By Dr. Teresa R. Martin, Esq., REIA NYC
Investing in rental properties can be a good way to introduce diversification to your portfolio of assets over the long - term. But, investing in real estate isn't easy - especially for first - time investors. Your chances of getting a decent return will be significantly affected by how you approach your investments and how willing you are to properly research the income potential of a property.
To get you started in the right direction, here are 5 rules that guide the most successful real estate investors today and help them to avoid some of the pitfalls that trip up first timers.
Rule #1: Do you want to be a landlord?
How you invest and where you invest will be determined by whether you intend to be a landlord who actively manages the property, or you want to or hire someone else to manage it for you. If you want to actively manage your property, then you should look for something that's relatively close to where you live. Just keep in mind that being a landlord requires a commitment of time and energy, and there is also a learning curve if you have never managed a property before.
On the other hand, you can choose to hire a property manager if you don't want to invest your time and effort and/or you have a lot of properties in your portfolio. In this case, you need to keep in mind that it will add to your expenses.
Rule #2: Research before you buy.
Realize if you pay too much for the property at the beginning, then you are not going to make any money once you factor in the costs of maintenance and repairs, covering occupancy gaps, and any other expenses associated with property ownership. Don't just blindly fall for a seemingly “ good deal ” in a market that you know little about. Do your research! In particular, you want to consider things like, the quality and “ flavor ” of the neighborhood, the crime rate, school systems, job market, and the overall demand for properties in the area.
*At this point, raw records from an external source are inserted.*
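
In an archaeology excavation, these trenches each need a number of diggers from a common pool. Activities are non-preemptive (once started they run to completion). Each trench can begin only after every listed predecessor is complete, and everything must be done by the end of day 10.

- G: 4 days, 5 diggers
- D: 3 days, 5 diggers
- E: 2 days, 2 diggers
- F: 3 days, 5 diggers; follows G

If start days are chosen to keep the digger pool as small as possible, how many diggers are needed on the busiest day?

Early-start (G@1, D@1, E@1, F@5) gives peak 12: d1:12  d2:12  d3:10  d4:5  d5:5  d6:5  d7:5  d8:0  d9:0  d10:0.
Shift D→5, F→8.
Schedule G@1, D@5, E@1, F@8: d1:7  d2:7  d3:5  d4:5  d5:5  d6:5  d7:5  d8:5  d9:5  d10:5 — peak 7.

7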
Rule #3: Know your basic expenses.
Real estate investing does not really start the instant you purchase a property. It begins by building the financial situation that allows you to buy a rental property in the first place. To figure out what that financial situation would look like for you, calculate the amount of your expected monthly mortgage payment and the cost of property taxes and any other fees. Consider other expenses, such as insurance for your property as well as maintenance and repairs. If you plan on hiring a property manager, then this will add to your expenses. Ask yourself: can you afford to pay for all of these expenses if the property is vacant for a few months?
Rule #4: Plan for the worst case scenario.
Which brings us to the next rule... While investing in a rental property c an be a profitable and worthy investment, it comes with its own set of risks that, if not accounted for, can quickly bring investors to their knees. You have to see yourself through several what - if scenarios. What will you do if you can't find a renter for a few months? Can you afford to cover the mortgage payments? What happens if the property needs a major repair? What factors need to be in place to consider leaving the investment?
Rule #5: Is real estate investing really right for you?
While investing i n rental properties can be a good investment opportunity, it's definitely not for everyone. Once you get in, it may take a while before you can get out - especially if you bought in a depressed market, or there are a lot of problems with the property itself . Most importantly, you need to make sure that your financial situation is really strong enough to allow you to wait for the property to begin generating cash flow. If you are desperately waiting for that rental payment each month, then perhaps you should be looking into other kinds of investments.
From the time you decide to invest in a rental property until you actually sign on the dotted line, there is a lot of work and consideration. As mentioned above, real estate investing is not for everyone, and i f you are not careful, your investment could lead to big financial woes instead of gains. So, take a good look at your financial circumstances as well as your financial goals, and be willing to do a lot of research and preparation. In the end, you may be rewarded with a nice return on investment for many years to come.